As they drove past the fish van, Stan said, “I’m done with this car, unless you want it for something.”

“Not me,” Dortmunder said.

“No prints around?”

“Not me,” Dortmunder said, showing his gloves.

“Fine, then,” Stan said, and parked next to a fire hydrant, since there were, as usual, no legal places to park within several miles of this location.

Apparently, Kelp had had enough of the Bentley as well, because he took the next hydrant along, and the four gathered on the sidewalk, where Kelp said, “John, we’ll just loiter and make ourselves nondescript and unremarkable while you go have a word with Arnie.”

Dortmunder had too much dignity to try to get out of it with everybody watching, so he said, “I’ll be back,” much as General MacArthur once did, and marched down the block past Erstwhile to Arnie’s place, an apartment over a tanning salon that used to be a video shop and before that a bookstore.

As he walked, Dortmunder remembered various moments with Arnie Albright over the years, like the time Arnie had said, “It’s my personality.
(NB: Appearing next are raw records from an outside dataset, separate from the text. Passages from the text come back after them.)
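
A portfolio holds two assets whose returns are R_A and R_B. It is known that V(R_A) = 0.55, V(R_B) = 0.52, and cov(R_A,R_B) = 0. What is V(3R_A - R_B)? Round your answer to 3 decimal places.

5.470

V(3R_A - R_B) = (3)²·V(R_A) + (-1)²·V(R_B) + 2·(3)·(-1)·cov(R_A,R_B)
= 9·0.55 + 1·0.52 + -6·0 = 5.47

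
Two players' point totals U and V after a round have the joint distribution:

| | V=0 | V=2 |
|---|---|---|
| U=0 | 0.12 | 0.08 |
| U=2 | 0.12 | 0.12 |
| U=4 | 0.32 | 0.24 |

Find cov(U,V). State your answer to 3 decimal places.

0.006

E[U] = 2.72,  E[V] = 0.88
E[UV] = 2.4
cov(U,V) = E[UV] − E[U]E[V] = 2.4 − (2.72)(0.88) = 0.0064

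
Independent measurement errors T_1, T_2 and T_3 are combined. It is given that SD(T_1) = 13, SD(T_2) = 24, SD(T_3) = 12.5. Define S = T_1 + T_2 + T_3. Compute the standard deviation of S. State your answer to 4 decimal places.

30.0208

V(T_1) = 169, V(T_2) = 576, V(T_3) = 156.25
By independence, V(S) = (1)²V(T_1) + (1)²V(T_2) + (1)²V(T_3)
= (1)²·169 + (1)²·576 + (1)²·156.25 = 901.25
SD(S) = √901.25 ≈ 30.0208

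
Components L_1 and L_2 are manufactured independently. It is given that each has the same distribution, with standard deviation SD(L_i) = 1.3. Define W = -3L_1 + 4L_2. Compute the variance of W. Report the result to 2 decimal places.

var(L_i) = (1.3)² = 1.69
By independence, var(W) = (-3)²var(L_1) + (4)²var(L_2)
= (-3)²·1.69 + (4)²·1.69 = 42.25

42.25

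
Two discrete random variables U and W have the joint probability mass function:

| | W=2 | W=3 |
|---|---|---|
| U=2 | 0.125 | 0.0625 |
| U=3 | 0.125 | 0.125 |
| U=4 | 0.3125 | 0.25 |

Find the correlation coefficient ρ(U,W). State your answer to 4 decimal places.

0.0605

E[U] = 3.375,  E[W] = 2.4375
E[UW] = 8.25
cov(U,W) = E[UW] − E[U]E[W] = 8.25 − (3.375)(2.4375) = 0.0234375
V(U) = 0.609375,  V(W) = 0.24609375
ρ = 0.0234375 / √(0.609375·0.24609375) ≈ 0.0605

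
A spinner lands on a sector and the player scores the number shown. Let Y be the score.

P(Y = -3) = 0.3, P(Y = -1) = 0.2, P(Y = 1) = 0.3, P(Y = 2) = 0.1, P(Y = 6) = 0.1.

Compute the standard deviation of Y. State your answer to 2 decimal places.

2.68

E[Y] = (-3)(0.3) + (-1)(0.2) + (1)(0.3) + (2)(0.1) + (6)(0.1) = 0
E[Y²] = (-3)²(0.3) + (-1)²(0.2) + (1)²(0.3) + (2)²(0.1) + (6)²(0.1) = 7.2
V(Y) = E[Y²] − (E[Y])² = 7.2 − (0)² = 7.2
sd(Y) = √7.2 ≈ 2.68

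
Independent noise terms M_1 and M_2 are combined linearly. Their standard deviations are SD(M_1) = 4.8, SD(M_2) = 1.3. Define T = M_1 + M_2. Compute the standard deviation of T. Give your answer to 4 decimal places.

4.9729

var(M_1) = 23.04, var(M_2) = 1.69
By independence, var(T) = (1)²var(M_1) + (1)²var(M_2)
= (1)²·23.04 + (1)²·1.69 = 24.73
SD(T) = √24.73 ≈ 4.9729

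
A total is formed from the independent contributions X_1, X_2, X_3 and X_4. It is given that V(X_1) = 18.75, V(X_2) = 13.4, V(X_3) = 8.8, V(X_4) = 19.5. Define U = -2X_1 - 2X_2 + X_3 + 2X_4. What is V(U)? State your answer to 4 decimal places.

215.4000

By independence, V(U) = (-2)²V(X_1) + (-2)²V(X_2) + (1)²V(X_3) + (2)²V(X_4)
= (-2)²·18.75 + (-2)²·13.4 + (1)²·8.8 + (2)²·19.5 = 215.4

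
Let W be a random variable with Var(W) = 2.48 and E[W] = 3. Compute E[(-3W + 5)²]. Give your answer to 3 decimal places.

38.320

E[-3W + 5] = -3·3 + 5 = -4
Var(-3W + 5) = (-3)²·2.48 = 22.32
E[(-3W + 5)²] = Var((-3W + 5)) + (E[(-3W + 5)])² = 22.32 + (-4)² = 38.32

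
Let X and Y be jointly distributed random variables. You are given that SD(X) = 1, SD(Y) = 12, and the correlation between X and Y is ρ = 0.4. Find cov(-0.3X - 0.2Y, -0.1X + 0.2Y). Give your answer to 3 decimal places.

-5.922

Var(X) = (1)² = 1;  Var(Y) = (12)² = 144
cov(X,Y) = ρ·SD(X)·SD(Y) = 0.4·1·12 = 4.8
cov(-0.3X - 0.2Y, -0.1X + 0.2Y) = (-0.3)(-0.1)Var(X) + (-0.2)(0.2)Var(Y) + [(-0.3)(0.2) + (-0.2)(-0.1)]cov(X,Y)
= 0.03·1 + -0.04·144 + -0.04·4.8 = -5.922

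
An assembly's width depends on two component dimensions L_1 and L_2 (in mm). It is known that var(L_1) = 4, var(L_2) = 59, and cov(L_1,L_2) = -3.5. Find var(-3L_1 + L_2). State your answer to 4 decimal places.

var(-3L_1 + L_2) = (-3)²·var(L_1) + (1)²·var(L_2) + 2·(-3)·(1)·cov(L_1,L_2)
= 9·4 + 1·59 + -6·-3.5 = 116

116.0000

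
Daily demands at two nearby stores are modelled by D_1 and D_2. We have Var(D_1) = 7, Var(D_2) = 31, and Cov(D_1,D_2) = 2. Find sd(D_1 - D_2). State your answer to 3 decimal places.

5.831

Var(D_1 - D_2) = (1)²·Var(D_1) + (-1)²·Var(D_2) + 2·(1)·(-1)·Cov(D_1,D_2)
= 1·7 + 1·31 + -2·2 = 34
sd(D_1 - D_2) = √34 ≈ 5.831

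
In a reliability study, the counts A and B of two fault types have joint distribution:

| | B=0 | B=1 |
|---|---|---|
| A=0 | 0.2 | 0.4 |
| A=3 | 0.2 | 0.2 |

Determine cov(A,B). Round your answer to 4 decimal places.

-0.1200

E[A] = 1.2,  E[B] = 0.6
E[AB] = 0.6
cov(A,B) = E[AB] − E[A]E[B] = 0.6 − (1.2)(0.6) = -0.12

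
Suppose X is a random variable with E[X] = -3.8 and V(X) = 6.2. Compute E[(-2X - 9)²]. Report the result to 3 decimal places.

E[-2X - 9] = -2·-3.8 − 9 = -1.4
V(-2X - 9) = (-2)²·6.2 = 24.8
E[(-2X - 9)²] = V((-2X - 9)) + (E[(-2X - 9)])² = 24.8 + (-1.4)² = 26.76

26.760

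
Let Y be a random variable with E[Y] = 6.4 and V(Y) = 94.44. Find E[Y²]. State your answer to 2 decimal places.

135.40

E[Y²] = V(Y) + (E[Y])² = 94.44 + (6.4)² = 135.4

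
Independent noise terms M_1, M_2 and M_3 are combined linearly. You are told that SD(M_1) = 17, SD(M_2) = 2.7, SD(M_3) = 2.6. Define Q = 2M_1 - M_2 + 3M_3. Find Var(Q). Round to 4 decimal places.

Var(M_1) = 289, Var(M_2) = 7.29, Var(M_3) = 6.76
By independence, Var(Q) = (2)²Var(M_1) + (-1)²Var(M_2) + (3)²Var(M_3)
= (2)²·289 + (-1)²·7.29 + (3)²·6.76 = 1224.13

1224.1300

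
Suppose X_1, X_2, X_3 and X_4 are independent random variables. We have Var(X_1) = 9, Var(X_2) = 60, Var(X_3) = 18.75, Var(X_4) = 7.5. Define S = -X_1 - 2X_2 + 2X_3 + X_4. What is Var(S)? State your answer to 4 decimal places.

By independence, Var(S) = (-1)²Var(X_1) + (-2)²Var(X_2) + (2)²Var(X_3) + (1)²Var(X_4)
= (-1)²·9 + (-2)²·60 + (2)²·18.75 + (1)²·7.5 = 331.5

331.5000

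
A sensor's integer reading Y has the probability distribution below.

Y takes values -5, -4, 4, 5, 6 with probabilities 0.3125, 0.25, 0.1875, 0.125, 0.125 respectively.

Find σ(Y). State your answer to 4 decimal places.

E[Y] = (-5)(0.3125) + (-4)(0.25) + (4)(0.1875) + (5)(0.125) + (6)(0.125) = -0.4375
E[Y²] = (-5)²(0.3125) + (-4)²(0.25) + (4)²(0.1875) + (5)²(0.125) + (6)²(0.125) = 22.4375
Var(Y) = E[Y²] − (E[Y])² = 22.4375 − (-0.4375)² = 22.24609375
σ(Y) = √22.24609375 ≈ 4.7166

4.7166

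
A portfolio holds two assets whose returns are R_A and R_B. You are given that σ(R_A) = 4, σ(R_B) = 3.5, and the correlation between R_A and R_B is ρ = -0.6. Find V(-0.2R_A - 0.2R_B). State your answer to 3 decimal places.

0.458

V(R_A) = (4)² = 16;  V(R_B) = (3.5)² = 12.25
cov(R_A,R_B) = ρ·σ(R_A)·σ(R_B) = -0.6·4·3.5 = -8.4
V(-0.2R_A - 0.2R_B) = (-0.2)²·V(R_A) + (-0.2)²·V(R_B) + 2·(-0.2)·(-0.2)·cov(R_A,R_B)
= 0.04·16 + 0.04·12.25 + 0.08·-8.4 = 0.458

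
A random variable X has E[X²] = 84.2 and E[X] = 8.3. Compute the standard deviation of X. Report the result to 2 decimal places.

V(X) = 84.2 − (8.3)² = 15.31
σ(X) = √15.31 ≈ 3.91

3.91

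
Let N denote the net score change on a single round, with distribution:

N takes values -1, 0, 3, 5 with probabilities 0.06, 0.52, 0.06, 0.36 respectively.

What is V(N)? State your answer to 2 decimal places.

5.91

E[N] = (-1)(0.06) + (0)(0.52) + (3)(0.06) + (5)(0.36) = 1.92
E[N²] = (-1)²(0.06) + (0)²(0.52) + (3)²(0.06) + (5)²(0.36) = 9.6
V(N) = E[N²] − (E[N])² = 9.6 − (1.92)² = 5.9136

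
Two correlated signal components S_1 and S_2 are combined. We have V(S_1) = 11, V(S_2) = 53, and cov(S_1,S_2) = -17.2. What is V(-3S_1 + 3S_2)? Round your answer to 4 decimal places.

V(-3S_1 + 3S_2) = (-3)²·V(S_1) + (3)²·V(S_2) + 2·(-3)·(3)·cov(S_1,S_2)
= 9·11 + 9·53 + -18·-17.2 = 885.6

885.6000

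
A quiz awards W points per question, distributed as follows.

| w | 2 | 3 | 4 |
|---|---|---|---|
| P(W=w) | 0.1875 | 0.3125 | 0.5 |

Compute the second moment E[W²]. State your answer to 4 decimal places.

E[W²] = (2)²(0.1875) + (3)²(0.3125) + (4)²(0.5) = 11.5625

11.5625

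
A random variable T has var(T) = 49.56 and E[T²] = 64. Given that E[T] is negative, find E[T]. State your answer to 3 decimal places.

(E[T])² = E[T²] − var(T) = 64 − 49.56 = 14.44
E[T] = −√14.44 = -3.8

-3.800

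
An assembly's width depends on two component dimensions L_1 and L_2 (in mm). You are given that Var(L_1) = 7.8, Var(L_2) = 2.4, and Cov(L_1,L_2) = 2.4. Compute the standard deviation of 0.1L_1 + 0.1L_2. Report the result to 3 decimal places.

0.387

Var(0.1L_1 + 0.1L_2) = (0.1)²·Var(L_1) + (0.1)²·Var(L_2) + 2·(0.1)·(0.1)·Cov(L_1,L_2)
= 0.01·7.8 + 0.01·2.4 + 0.02·2.4 = 0.15
sd(0.1L_1 + 0.1L_2) = √0.15 ≈ 0.387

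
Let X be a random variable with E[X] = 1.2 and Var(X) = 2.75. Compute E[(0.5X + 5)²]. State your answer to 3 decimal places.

E[0.5X + 5] = 0.5·1.2 + 5 = 5.6
Var(0.5X + 5) = (0.5)²·2.75 = 0.6875
E[(0.5X + 5)²] = Var((0.5X + 5)) + (E[(0.5X + 5)])² = 0.6875 + (5.6)² = 32.0475

32.048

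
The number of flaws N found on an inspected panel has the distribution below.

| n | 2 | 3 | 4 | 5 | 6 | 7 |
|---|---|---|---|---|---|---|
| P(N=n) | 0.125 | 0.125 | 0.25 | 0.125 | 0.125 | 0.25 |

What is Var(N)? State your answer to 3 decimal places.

2.938

E[N] = (2)(0.125) + (3)(0.125) + (4)(0.25) + (5)(0.125) + (6)(0.125) + (7)(0.25) = 4.75
E[N²] = (2)²(0.125) + (3)²(0.125) + (4)²(0.25) + (5)²(0.125) + (6)²(0.125) + (7)²(0.25) = 25.5
Var(N) = E[N²] − (E[N])² = 25.5 − (4.75)² = 2.9375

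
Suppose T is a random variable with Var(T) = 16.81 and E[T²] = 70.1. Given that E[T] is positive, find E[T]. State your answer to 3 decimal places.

7.300

(E[T])² = E[T²] − Var(T) = 70.1 − 16.81 = 53.29
E[T] = √53.29 = 7.3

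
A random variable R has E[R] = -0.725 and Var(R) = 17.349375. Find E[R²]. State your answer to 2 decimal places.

E[R²] = Var(R) + (E[R])² = 17.349375 + (-0.725)² = 17.875

17.88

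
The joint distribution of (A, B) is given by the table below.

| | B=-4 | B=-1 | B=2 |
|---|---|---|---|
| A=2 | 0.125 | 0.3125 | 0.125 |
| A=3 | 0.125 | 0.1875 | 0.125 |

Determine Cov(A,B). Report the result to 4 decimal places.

0.0000

E[A] = 2.4375,  E[B] = -1
E[AB] = -2.4375
Cov(A,B) = E[AB] − E[A]E[B] = -2.4375 − (2.4375)(-1) = 0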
Don’t tell me different, Dortmunder, I happen to know. I rub people the wrong way. Don’t argue with me.” Or when he’d explained, “I know what a scumbag I am. People in this town, they call a restaurant, before they make the reservation, they say, ‘Is Arnie Albright gonna be there?’”

And the weird thing, as Dortmunder well knew, was that Arnie considered Dortmunder himself the closest thing he had to a friend. As he’d once said, “At least you lie to me. Most people, I’m so detestable, they can’t wait to tell me what a turd I am.” Which was probably true.

All Dortmunder hoped was that Arnie was healthy at the moment. Arnie got little diseases from time to time, each one more disgusting than the last. Recently, when Dortmunder had been forced by circumstance to have business dealings with Arnie, the fence had just broken out in something so horrible (salsa oozing from every pore on his body) that, he’d explained, “My doctor says, ‘Would you mind staying in the waiting room and just shout to me your symptoms?’” May Arnie today, Dortmunder prayed, to Whoever might be Listening, at least be healthy.

Dortmunder entered the tiny vestibule of Arnie’s building, rang the button, and waited for Arnie’s snarl of greeting over the intercom. Instead of which, without a word being said, the buzzer sounded, unlocking the door.

Dortmunder simultaneously pushed on the door and recoiled. No challenge? No “Who the hell goes there?”

Cops. Had to be. Like most fences, Arnie was occasionally visited by marauding bands of cops, who have a proprietary view of fencing, not liking civilians to horn in on their sting operations. So was this the middle of a cop visit? And had the cops said, “Just let them in, Arnie, let’s see who’s coming to visit”? Was this, in short, a trap?

“Hal-loo-ooo.”

That was somebody calling down the stairs. Could that possibly have been Arnie? Curious despite himself, Dortmunder pushed the door farther open and looked up the staircase, and there at the top, smiling, stood Arnie Albright himself, a grizzled, gnarly guy with a tree-root nose.

Dortmunder, not trusting the evidence of his senses, said, “Arnie?”

“Why, it’s John Dortmunder!” Arnie cried with evident delight. “Come on up, John Dortmunder, it’s been too long since I seen you!”

Dortmunder stepped all the way into the hall, letting the door snick shut behind himself. He peered hard, but there didn’t seem to be anybody behind Arnie holding a gun to his head. He said, “Arnie? Is that you?”

“The new me, John Dortmunder!” Arnie announced, and waved a beckoning arm. “Comon up, I’ll tell you all about it.”

“Well,” Dortmunder said, “we got some stuff in a van out here.”

“In a minute, in a minute, I’ll get my coat. But come up first, let’s visit.”

Visit? With Arnie Albright? Wondering if he had somehow fallen into a parallel universe, Dortmunder went on up the stairs, the smiling Arnie receding before him like a friendly vampire. “Come in, come in for a minute, John Dortmunder,” this new Arnie said, backing into his apartment. “You wanna cuppa tea?”